We first show that if $G$ has a limit point, then it is dense. Fix $\epsilon > 0$ and let $y$ be a limit point of $G$. Choose $x_1, x_2 \in G$ with $0 < |{x_1-y}| < \epsilon/2$, and $|{x_2 - y}| < |{x_1 - y}|$. Then $x := x_1 - x_2 \in G$ with $0 < |{x}| < \epsilon$. $G$ now contains all integer multiples of $x$, so every interval of length at least $\epsilon$ contains an element of $G$. $\epsilon$ was arbitrary so $G$ is dense.

As the contrapositive of this, if $G$ is not dense then it has no limit points. In this case, let $a := \inf \{ x \in G, x > 0\}$. (This set is nonempty since $G$ is nontrivial and hence contains at least one positive number.) Since neither $0$ nor $a$ are limit points of $G$, $a > 0$ and $a \in G$. By construction, $a$ is the least positive element of $G$. (Moreover, $G$ is generated by $a$.)

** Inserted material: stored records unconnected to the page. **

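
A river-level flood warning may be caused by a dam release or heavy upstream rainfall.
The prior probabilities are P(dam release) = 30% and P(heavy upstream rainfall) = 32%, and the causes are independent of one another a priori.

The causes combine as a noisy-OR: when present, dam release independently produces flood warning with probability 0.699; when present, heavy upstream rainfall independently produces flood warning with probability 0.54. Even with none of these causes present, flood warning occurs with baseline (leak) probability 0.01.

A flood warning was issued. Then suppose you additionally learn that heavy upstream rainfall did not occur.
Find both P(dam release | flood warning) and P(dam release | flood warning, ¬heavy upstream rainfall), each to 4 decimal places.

P(dam release | flood warning) ≈ 0.6407; P(dam release | flood warning, ¬heavy upstream rainfall) ≈ 0.9678

Under noisy-OR, P(flood warning | causes) = 1 − (1−0.01)·∏(1−qᵢ) over the active causes.
P(flood warning) = 0.01*0.7*0.68 + 0.5446*0.7*0.32 + 0.70201*0.3*0.68 + 0.862925*0.3*0.32 = 0.004760 + 0.121990 + 0.143210 + 0.082841 = 0.352801
Restricting to configurations with dam release present: 0.143210 + 0.082841 = 0.226051.
So P(dam release | flood warning) = 0.226051/0.352801 ≈ 0.6407.

Now condition on the additional information:
Enumerate both values of dam release and weight by the priors:
  P(flood warning | ¬heavy upstream rainfall) = 0.01*0.7 + 0.70201*0.3
        = 0.007000 + 0.210603 = 0.217603
Configurations with dam release contribute 0.210603, so
  P(dam release | flood warning, ¬heavy upstream rainfall) = 0.210603 / 0.217603 ≈ 0.9678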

For those curious about the Monthly problem, it's #11345, volume 115 number 2, page 166, February 2008:

11345. Proposed by Roger Cuculière, France. Find all nondecreasing functions $f$ from $\mathbb{R}$ to $\mathbb{R}$ such that $f(x+f(y)) = f(f(x)) + f(y)$ for all real $x$ and $y$.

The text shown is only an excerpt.